An examination of the bill of lading discloses that it contains no declaration of value on a per item, or per unit, or per weight basis.

28

The parties agree that Section 1(b) of the bill of lading establishes a formula for determining the amount of appellee's liability in respect to each article in the entire shipment, and that the working out of the formula establishes a percentage which limits the maximum amount of liability of appellee on each article contained in the entire shipment. It has been stipulated that loss or damage was occasioned to each article thereof.

29

The theory of appellant is that he is entitled to recover the maximum amount of liability resulting from the application of the formula in respect to each article in the entire shipment, but that his aggregate recovery on all articles is the sum of $20,000.00, the declared value on the entire shipment.

30

The theory of appellee is that appellant is entitled to recover the maximum amount of liability resulting from the application of the formula in respect to each article as to which the actual damage amounts to or exceeds the maximum recovery resulting from the application whose actual damage is less than the whose acutal damage is less than teh maximum amount of liability resulting from the application of the formula, recovery is limited to the amount of actual damage.

31

These conflicting theories are more bluntly and tersely stated by appellee (Brief p. 10): 'The only trouble is that appellant feels he is entitled to 'formula recovery' on all items, and appellee feels that this is merely a limit on those items damaged in amounts exceeding that limit.'

32

It is to be noted that Section 1(b) of the bill of lading sets forth only one method for the computation for loss on each article in the shipment and that is by the application of a uniform method, i.e., the liability for loss or damage to each article shall be limited to a proportion of the declared value of the entire shipment, represented by the percentage which the full actual value of the lost or damaged article bears to the full actual value of the entire shipment, if the value so declared by the shipper is less than the full actual value of the shipment.

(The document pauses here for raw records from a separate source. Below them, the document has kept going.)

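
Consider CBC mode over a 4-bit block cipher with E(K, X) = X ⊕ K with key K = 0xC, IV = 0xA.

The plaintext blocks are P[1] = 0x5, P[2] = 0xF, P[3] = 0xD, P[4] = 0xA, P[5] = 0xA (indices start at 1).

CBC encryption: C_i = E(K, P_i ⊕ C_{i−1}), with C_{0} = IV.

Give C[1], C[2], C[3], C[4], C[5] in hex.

C[1] = 0x3, C[2] = 0x0, C[3] = 0x1, C[4] = 0x7, C[5] = 0x1

C[1]: P[1] ⊕ 0xA = 0xF; E(K, 0xF) = 0x3.
C[2]: P[2] ⊕ 0x3 = 0xC; E(K, 0xC) = 0x0.
C[3]: P[3] ⊕ 0x0 = 0xD; E(K, 0xD) = 0x1.
C[4]: P[4] ⊕ 0x1 = 0xB; E(K, 0xB) = 0x7.
C[5]: P[5] ⊕ 0x7 = 0xD; E(K, 0xD) = 0x1.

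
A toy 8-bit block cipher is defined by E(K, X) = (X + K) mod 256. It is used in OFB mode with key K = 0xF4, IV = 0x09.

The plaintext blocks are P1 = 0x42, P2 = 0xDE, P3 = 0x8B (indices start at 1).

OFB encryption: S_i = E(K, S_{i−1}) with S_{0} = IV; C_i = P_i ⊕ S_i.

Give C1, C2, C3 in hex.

C1: S = E(K, 0x09) = 0xFD; 0x42 ⊕ 0xFD = 0xBF.
C2: S = E(K, 0xFD) = 0xF1; 0xDE ⊕ 0xF1 = 0x2F.
C3: S = E(K, 0xF1) = 0xE5; 0x8B ⊕ 0xE5 = 0x6E.

C1 = 0xBF, C2 = 0x2F, C3 = 0x6E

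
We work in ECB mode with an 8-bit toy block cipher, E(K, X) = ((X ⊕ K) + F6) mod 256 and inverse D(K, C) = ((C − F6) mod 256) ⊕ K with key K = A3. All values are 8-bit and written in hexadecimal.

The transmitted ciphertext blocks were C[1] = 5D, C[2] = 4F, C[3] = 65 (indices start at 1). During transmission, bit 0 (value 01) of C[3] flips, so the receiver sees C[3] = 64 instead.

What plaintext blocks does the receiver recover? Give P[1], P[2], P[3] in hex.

P[1] = C4, P[2] = FA, P[3] = CD

ECB decryption: P_i = D(K, C_i).
Only C[3] changed, to 64. In ECB, a change in C_i affects only P_i. Decrypting the received ciphertext:
P[1]: D(K, 5D) = C4.
P[2]: D(K, 4F) = FA.
P[3]: D(K, 64) = CD.
Blocks that differ from the original plaintext: P[3].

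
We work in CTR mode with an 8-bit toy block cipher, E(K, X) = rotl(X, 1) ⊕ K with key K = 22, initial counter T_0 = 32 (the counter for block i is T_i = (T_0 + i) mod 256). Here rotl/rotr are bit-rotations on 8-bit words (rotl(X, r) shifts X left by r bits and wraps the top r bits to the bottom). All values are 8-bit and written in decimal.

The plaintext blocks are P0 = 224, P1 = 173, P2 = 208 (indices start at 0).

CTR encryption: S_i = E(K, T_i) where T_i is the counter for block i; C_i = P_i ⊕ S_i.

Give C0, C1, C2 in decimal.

C0 = 182, C1 = 249, C2 = 130

C0: T = 32, S = E(K, T) = 86; 224 ⊕ 86 = 182.
C1: T = 33, S = E(K, T) = 84; 173 ⊕ 84 = 249.
C2: T = 34, S = E(K, T) = 82; 208 ⊕ 82 = 130.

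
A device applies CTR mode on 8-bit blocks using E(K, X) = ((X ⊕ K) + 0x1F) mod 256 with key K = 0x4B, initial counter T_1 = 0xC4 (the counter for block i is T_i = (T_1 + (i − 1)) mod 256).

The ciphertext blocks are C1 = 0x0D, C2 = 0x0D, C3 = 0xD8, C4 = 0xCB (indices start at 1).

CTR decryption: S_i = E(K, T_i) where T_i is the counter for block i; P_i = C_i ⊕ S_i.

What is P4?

P4: T = 0xC7, S = E(K, T) = 0xAB; 0xCB ⊕ 0xAB = 0x60.

P4 = 0x60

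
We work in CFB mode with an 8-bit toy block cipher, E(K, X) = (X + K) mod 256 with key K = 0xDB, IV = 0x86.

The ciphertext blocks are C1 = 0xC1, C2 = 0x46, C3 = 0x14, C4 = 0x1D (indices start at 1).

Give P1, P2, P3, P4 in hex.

P1 = 0xA0, P2 = 0xDA, P3 = 0x35, P4 = 0xF2

CFB decryption: P_i = C_i ⊕ E(K, C_{i−1}), with C_{0} = IV.
P1: E(K, 0x86) = 0x61; 0xC1 ⊕ 0x61 = 0xA0.
P2: E(K, 0xC1) = 0x9C; 0x46 ⊕ 0x9C = 0xDA.
P3: E(K, 0x46) = 0x21; 0x14 ⊕ 0x21 = 0x35.
P4: E(K, 0x14) = 0xEF; 0x1D ⊕ 0xEF = 0xF2.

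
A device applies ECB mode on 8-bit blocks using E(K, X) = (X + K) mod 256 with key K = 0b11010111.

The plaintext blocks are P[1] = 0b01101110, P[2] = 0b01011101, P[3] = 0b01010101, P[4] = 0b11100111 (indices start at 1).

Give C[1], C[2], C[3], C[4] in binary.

ECB encryption: C_i = E(K, P_i).
C[1]: E(K, 0b01101110) = 0b01000101.
C[2]: E(K, 0b01011101) = 0b00110100.
C[3]: E(K, 0b01010101) = 0b00101100.
C[4]: E(K, 0b11100111) = 0b10111110.

C[1] = 0b01000101, C[2] = 0b00110100, C[3] = 0b00101100, C[4] = 0b10111110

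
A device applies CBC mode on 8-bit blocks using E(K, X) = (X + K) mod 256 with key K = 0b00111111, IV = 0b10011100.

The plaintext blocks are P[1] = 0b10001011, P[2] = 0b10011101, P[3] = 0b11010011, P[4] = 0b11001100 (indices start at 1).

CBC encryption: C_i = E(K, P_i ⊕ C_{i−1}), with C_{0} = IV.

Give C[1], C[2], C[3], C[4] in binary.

C[1]: P[1] ⊕ 0b10011100 = 0b00010111; E(K, 0b00010111) = 0b01010110.
C[2]: P[2] ⊕ 0b01010110 = 0b11001011; E(K, 0b11001011) = 0b00001010.
C[3]: P[3] ⊕ 0b00001010 = 0b11011001; E(K, 0b11011001) = 0b00011000.
C[4]: P[4] ⊕ 0b00011000 = 0b11010100; E(K, 0b11010100) = 0b00010011.

C[1] = 0b01010110, C[2] = 0b00001010, C[3] = 0b00011000, C[4] = 0b00010011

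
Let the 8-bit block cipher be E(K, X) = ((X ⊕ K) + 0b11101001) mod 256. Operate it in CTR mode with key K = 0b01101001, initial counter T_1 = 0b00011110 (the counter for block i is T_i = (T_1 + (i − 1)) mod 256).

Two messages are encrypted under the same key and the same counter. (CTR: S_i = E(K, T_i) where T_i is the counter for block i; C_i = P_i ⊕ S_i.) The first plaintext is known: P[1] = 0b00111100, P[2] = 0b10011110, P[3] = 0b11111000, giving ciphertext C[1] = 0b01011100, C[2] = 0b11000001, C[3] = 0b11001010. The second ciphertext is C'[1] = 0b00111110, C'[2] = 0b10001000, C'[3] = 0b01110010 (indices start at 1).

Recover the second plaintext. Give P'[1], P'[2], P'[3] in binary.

P'[1] = 0b01011110, P'[2] = 0b11010111, P'[3] = 0b01000000

In CTR with a reused counter, both messages share the same keystream S_i, so C_i ⊕ C'_i = P_i ⊕ P'_i and thus P'_i = P_i ⊕ C_i ⊕ C'_i.
P'[1]: 0b00111100 ⊕ 0b01011100 ⊕ 0b00111110 = 0b01011110.
P'[2]: 0b10011110 ⊕ 0b11000001 ⊕ 0b10001000 = 0b11010111.
P'[3]: 0b11111000 ⊕ 0b11001010 ⊕ 0b01110010 = 0b01000000.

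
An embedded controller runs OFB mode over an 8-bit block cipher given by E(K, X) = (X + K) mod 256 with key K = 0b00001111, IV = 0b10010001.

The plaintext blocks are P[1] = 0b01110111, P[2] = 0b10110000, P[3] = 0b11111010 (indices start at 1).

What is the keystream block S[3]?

OFB encryption: S_i = E(K, S_{i−1}) with S_{0} = IV; C_i = P_i ⊕ S_i.
C[1]: S = E(K, 0b10010001) = 0b10100000; 0b01110111 ⊕ 0b10100000 = 0b11010111.
C[2]: S = E(K, 0b10100000) = 0b10101111; 0b10110000 ⊕ 0b10101111 = 0b00011111.
C[3]: S = E(K, 0b10101111) = 0b10111110; 0b11111010 ⊕ 0b10111110 = 0b01000100.
So S[3] = 0b10111110.

0b10111110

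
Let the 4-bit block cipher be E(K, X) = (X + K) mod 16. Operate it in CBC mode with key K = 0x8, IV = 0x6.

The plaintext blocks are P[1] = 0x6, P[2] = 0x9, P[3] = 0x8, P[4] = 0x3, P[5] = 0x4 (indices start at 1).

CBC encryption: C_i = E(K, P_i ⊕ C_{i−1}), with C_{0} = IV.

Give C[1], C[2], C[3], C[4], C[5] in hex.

C[1] = 0x8, C[2] = 0x9, C[3] = 0x9, C[4] = 0x2, C[5] = 0xE

C[1]: P[1] ⊕ 0x6 = 0x0; E(K, 0x0) = 0x8.
C[2]: P[2] ⊕ 0x8 = 0x1; E(K, 0x1) = 0x9.
C[3]: P[3] ⊕ 0x9 = 0x1; E(K, 0x1) = 0x9.
C[4]: P[4] ⊕ 0x9 = 0xA; E(K, 0xA) = 0x2.
C[5]: P[5] ⊕ 0x2 = 0x6; E(K, 0x6) = 0xE.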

The section does not state that an alternative method may also be used, i.e., actual damage or loss to an article, when such loss or damage is less than the smount produced by the application of the percentage derived from the formula. Appellee justifies the use of the alternative method on the ground that to permit the 'formula recovery' in respect to such article would result in unjust enrichment to the shipper in those instances wherein 'formula recovery' exceeds actual damage. We are not impressed by the unjust enrichment argument in this case since it appears appellant's loss on the entire shipment exceeds the declared value of $20,000.00. Appellant concedes 'that the declaration of a $20,000.00 value creates estoppel against any claim for a greater amount. A.C.Lawrence Leather Co. v. Campagnie Generale Transatlantique, 18 F.2d 930 (C.A.2, 1927).'

33

In our view under the stipulation of facts appellant is entitled to a judgment in the amount of the declared value of the entire shipment. We see no inequity in our holding since concededly appellant's loss exceeded said amount and the rate for appellee's service was dependent on the declared value of $20,000.00.

34

The cause is remanded to the District Court with directions to increase the judgment heretofore entered in favor of appellant by the sum of $8,388.10.

35

Each party shall bear its own costs on appeal.